Sample Generation#
The techniques used to generate the samples when the --generate-samples flag is used are discussed below.
Inverse Transform Sampling#
For continuous and discrete variables that are not the user-input variable, the samples are generated using the respective distribution, \(f\), for \(N\) number of samples.
\(N\) random, uniformly distributed, well-spaced samples on interval [0, 1] are generated. These samples are input into the distribution’s cumulative density function, \(CDF\), to acquire samples according to distribution \(f\) that are random and well-spaced.
Fig. 11 An exponential distribution with vertical black dashed lines at 10% intervals of the \(CDF\). The green dots show the sample randomly generated on each interval.#
Generating the samples according to the above figure ensures that the samples are random and well-spaced.
The ContinuousVariable class uses this method when the \(CDF\) can be solved for. When this fails, the acceptance-rejection sampling method is used.
Acceptance-Rejection Sampling#
This method generates:
An \(x\) value over the variable’s support range
The corresponding \(f(x)\)
A \(y\) value over range [0, \(max(f(x))\)]
If \(y \leq f(x)\), the \(x\) value is accepted. If \(y > f(x)\), the value is rejected. This process is repeated until all \(N\) samples have been generated.
Fig. 12 An exponential distribution with green upper triangles as the accepted points and the red upside down triangles as the rejected points.#
The acceptance-rejection sampling method is often computationally expensive due to the large number of samples that are rejected, and the samples aren’t as well-spaced as the inverse transform sampling method.

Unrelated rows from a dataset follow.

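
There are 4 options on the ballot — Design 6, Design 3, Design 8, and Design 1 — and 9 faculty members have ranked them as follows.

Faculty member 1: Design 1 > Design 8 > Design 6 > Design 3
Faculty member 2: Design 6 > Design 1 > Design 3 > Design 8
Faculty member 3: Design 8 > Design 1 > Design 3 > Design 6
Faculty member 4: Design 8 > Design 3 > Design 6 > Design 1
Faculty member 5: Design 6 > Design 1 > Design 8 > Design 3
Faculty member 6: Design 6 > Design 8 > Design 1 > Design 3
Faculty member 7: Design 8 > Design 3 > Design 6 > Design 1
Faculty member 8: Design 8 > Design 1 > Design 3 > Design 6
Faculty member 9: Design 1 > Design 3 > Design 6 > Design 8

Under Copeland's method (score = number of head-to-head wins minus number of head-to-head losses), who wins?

Pairwise results:
  Design 6 vs Design 3: Design 3 wins 5–4.
  Design 6 vs Design 8: Design 8 wins 5–4.
  Design 6 vs Design 1: Design 6 wins 5–4.
  Design 3 vs Design 8: Design 8 wins 7–2.
  Design 3 vs Design 1: Design 1 wins 7–2.
  Design 8 vs Design 1: Design 8 wins 5–4.
Copeland scores (wins − losses):
  Design 6: 1 − 2 = -1
  Design 3: 1 − 2 = -1
  Design 8: 3 − 0 = 3
  Design 1: 1 − 2 = -1
Design 8 has the best Copeland score.

Design 8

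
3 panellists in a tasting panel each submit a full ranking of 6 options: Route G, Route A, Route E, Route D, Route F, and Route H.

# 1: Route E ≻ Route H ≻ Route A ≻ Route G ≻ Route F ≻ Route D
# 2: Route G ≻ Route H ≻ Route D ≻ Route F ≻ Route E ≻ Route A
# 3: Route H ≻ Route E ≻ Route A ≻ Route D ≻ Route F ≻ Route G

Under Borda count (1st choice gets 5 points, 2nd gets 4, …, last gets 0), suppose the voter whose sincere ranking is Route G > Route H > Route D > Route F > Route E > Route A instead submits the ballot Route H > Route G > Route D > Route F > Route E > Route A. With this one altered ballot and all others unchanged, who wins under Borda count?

Borda totals with the altered ballot: Route G 6, Route A 6, Route E 10, Route D 5, Route F 4, Route H 14.
The winner is unchanged: still Route H.

Route H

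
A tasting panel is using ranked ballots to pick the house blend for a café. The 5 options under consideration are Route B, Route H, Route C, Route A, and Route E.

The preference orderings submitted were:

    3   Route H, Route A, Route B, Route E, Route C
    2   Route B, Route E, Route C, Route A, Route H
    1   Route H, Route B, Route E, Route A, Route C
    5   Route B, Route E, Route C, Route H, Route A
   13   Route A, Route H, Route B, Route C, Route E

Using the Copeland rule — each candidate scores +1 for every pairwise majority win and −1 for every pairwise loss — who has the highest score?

Route A

Pairwise results:
  Route B vs Route H: Route H wins 17–7.
  Route B vs Route C: Route B wins 24–0.
  Route B vs Route A: Route A wins 16–8.
  Route B vs Route E: Route B wins 24–0.
  Route H vs Route C: Route H wins 17–7.
  Route H vs Route A: Route A wins 15–9.
  Route H vs Route E: Route H wins 17–7.
  Route C vs Route A: Route A wins 17–7.
  Route C vs Route E: Route C wins 13–11.
  Route A vs Route E: Route A wins 16–8.
Copeland scores (wins − losses):
  Route B: 2 − 2 = 0
  Route H: 3 − 1 = 2
  Route C: 1 − 3 = -2
  Route A: 4 − 0 = 4
  Route E: 0 − 4 = -4
Route A has the best Copeland score.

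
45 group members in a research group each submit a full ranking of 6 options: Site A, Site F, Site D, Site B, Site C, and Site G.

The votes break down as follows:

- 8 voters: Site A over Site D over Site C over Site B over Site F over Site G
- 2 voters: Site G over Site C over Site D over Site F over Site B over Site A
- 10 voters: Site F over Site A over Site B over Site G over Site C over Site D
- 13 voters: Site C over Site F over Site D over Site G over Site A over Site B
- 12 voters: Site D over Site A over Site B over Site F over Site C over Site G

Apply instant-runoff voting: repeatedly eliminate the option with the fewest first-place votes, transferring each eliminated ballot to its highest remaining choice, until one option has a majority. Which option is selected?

Round 1: Site C 13, Site D 12, Site F 10, Site A 8, Site G 2, Site B 0. Site B has the fewest and is eliminated.
Round 2: Site C 13, Site D 12, Site F 10, Site A 8, Site G 2. Site G has the fewest and is eliminated.
Round 3: Site C 15, Site D 12, Site F 10, Site A 8. Site A has the fewest and is eliminated.
Round 4: Site D 20, Site C 15, Site F 10. Site F has the fewest and is eliminated.
Round 5: Site C 25, Site D 20. Site C has a majority.

Site C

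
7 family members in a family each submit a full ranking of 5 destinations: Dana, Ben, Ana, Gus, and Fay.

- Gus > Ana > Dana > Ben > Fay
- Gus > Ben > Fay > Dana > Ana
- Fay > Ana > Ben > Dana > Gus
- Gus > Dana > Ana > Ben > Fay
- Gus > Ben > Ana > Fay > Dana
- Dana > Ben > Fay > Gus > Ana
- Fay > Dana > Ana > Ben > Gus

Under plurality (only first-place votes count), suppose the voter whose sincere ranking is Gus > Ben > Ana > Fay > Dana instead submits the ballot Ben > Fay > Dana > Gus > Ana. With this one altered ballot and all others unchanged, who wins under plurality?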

This is the sampling method used for both sample generation for the run matrix files and the resample values for the ProbabilityBox in the user-input ContinuousVariable.
Sampling from a Set#
This method uses the probabilities associated with a certain value and samples randomly from the given x-values and corresponding probabilities. This method is used for both sample generation for the run matrix files and the resample values for the ProbabilityBox in the user-input DiscreteVariable.